A) LA MYOGLOBINE ET SES DIFFERENTES FORMES

La myoglobine est une protéine globulaire qui assure le stockage de l’oxygène dans le muscle (Ordway and Garry 2004). Cette protéine est formée d’une seule chaine polypeptidique de 153 acides aminés à laquelle est liée une molécule d’hème, qui contient un atome de fer en son centre (Pegg and Honikel 2015).

La myoglobine existe dans la viande sous trois formes en fonction de l’état d’oxydo-réduction du fer (ferrique Fe3+ ou ferreux Fe2+) et de l’oxygénation (Honikel 2008). Lorsque le fer de l’hème est à l’état ferreux et en absence d’oxygène, la myoglobine est présente sous la forme réduite de déoxy-myoglobine (MbFe2+) de couleur pourpre (Figure 8A). En présence d’oxygène, le fer ferreux se lie à l’oxygène et la déoxy-myoglobine passe à la forme oxymyoglobine (MbFe2+O2), de couleur rouge (Figure 8A). Cependant, l’oxygène et d’autres agents oxydants comme les nitrites peuvent oxyder le fer ferreux en fer ferrique (Honikel 2008). Dans ce cas on assiste au passage de l’oxymyoglobine vers la metmyoglobine (MetMbFe3+) de couleur marron (Figure 8A). Les trois formes : MbFe2+, MbFe2+O2 et MetMbFe3+ existent de façon concomitante dans la viande (Honikel 2008). Dans un muscle ante-mortem, la forme metmyoglobine est très peu présente, mais son niveau augmente post-mortem due à la disparition d’oxygène (Honikel 2008). Chacune de ces trois formes présente un spectre d’absorbance caractéristique entre 400 et 700 nm (Figure 8B).

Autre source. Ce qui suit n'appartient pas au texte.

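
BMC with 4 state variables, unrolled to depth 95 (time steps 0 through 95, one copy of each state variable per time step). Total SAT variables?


BMC unrolls to depth k, creating one copy of each state var for steps 0..k.
Step count = 95 + 1 = 96 (steps 0 through 95)
Vars per step = 4
Total = 4 * 96 = 384

384


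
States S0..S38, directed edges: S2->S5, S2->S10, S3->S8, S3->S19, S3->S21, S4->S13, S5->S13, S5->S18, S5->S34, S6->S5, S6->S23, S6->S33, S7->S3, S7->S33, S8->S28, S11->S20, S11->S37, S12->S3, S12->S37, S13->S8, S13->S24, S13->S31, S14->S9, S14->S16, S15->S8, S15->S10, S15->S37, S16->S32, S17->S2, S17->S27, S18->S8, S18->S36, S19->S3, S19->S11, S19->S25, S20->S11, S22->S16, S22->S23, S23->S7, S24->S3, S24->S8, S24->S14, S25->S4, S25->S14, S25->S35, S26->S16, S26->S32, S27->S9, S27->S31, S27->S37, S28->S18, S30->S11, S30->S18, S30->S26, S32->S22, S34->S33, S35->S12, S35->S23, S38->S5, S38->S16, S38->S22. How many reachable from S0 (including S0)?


BFS from S0:
  layer 0: {S0}
Reachable set: {S0}
Count = 1

1


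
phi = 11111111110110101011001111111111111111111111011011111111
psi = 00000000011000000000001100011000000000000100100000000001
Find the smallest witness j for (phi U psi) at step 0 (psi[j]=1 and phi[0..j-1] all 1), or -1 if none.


(phi U psi) at 0: need smallest j with psi[j]=1 and phi[i]=1 for all i in [0,j).
Scan from step 0:
  step 0: phi=1, psi=0 -> continue
  step 1: phi=1, psi=0 -> continue
  step 2: phi=1, psi=0 -> continue
  step 3: phi=1, psi=0 -> continue
  step 9: psi=1 and phi held for [0,9) -> witness found
Witness step = 9

9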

Le NO provenant de la réduction du nitrate et du nitrite est aussi capable d’interagir avec le fer ferreux de l’hème de la déoxy-myoglobine pour former la nitrosomyoglobine (MbFe2+NO), un pigment de couleur rouge et stable, typique des produits de salaison (Figure 8B) (Sebranek and Bacus 2007, Honikel 2008). La nitrosomyoglobine a un spectre d’absorbance dont les maximums d’absorption chevauchent ceux de l’oxymyoglobine (Gøtterup et al. 2007).

Figure 8. Les différentes formes de la myoglobine. A) Influence de l’état d’oxydo-réduction du fer de l’hème et de l’oxygénation sur les différentes formes de la myoglobine B) Spectres des différentes formes de la myoglobine. Mb : déoxy-myoglobine, MbO2 : oxymyoglobine, MetMb : metmyoglobine, MbNO : nitrosomyoglobine. Honikel (2008).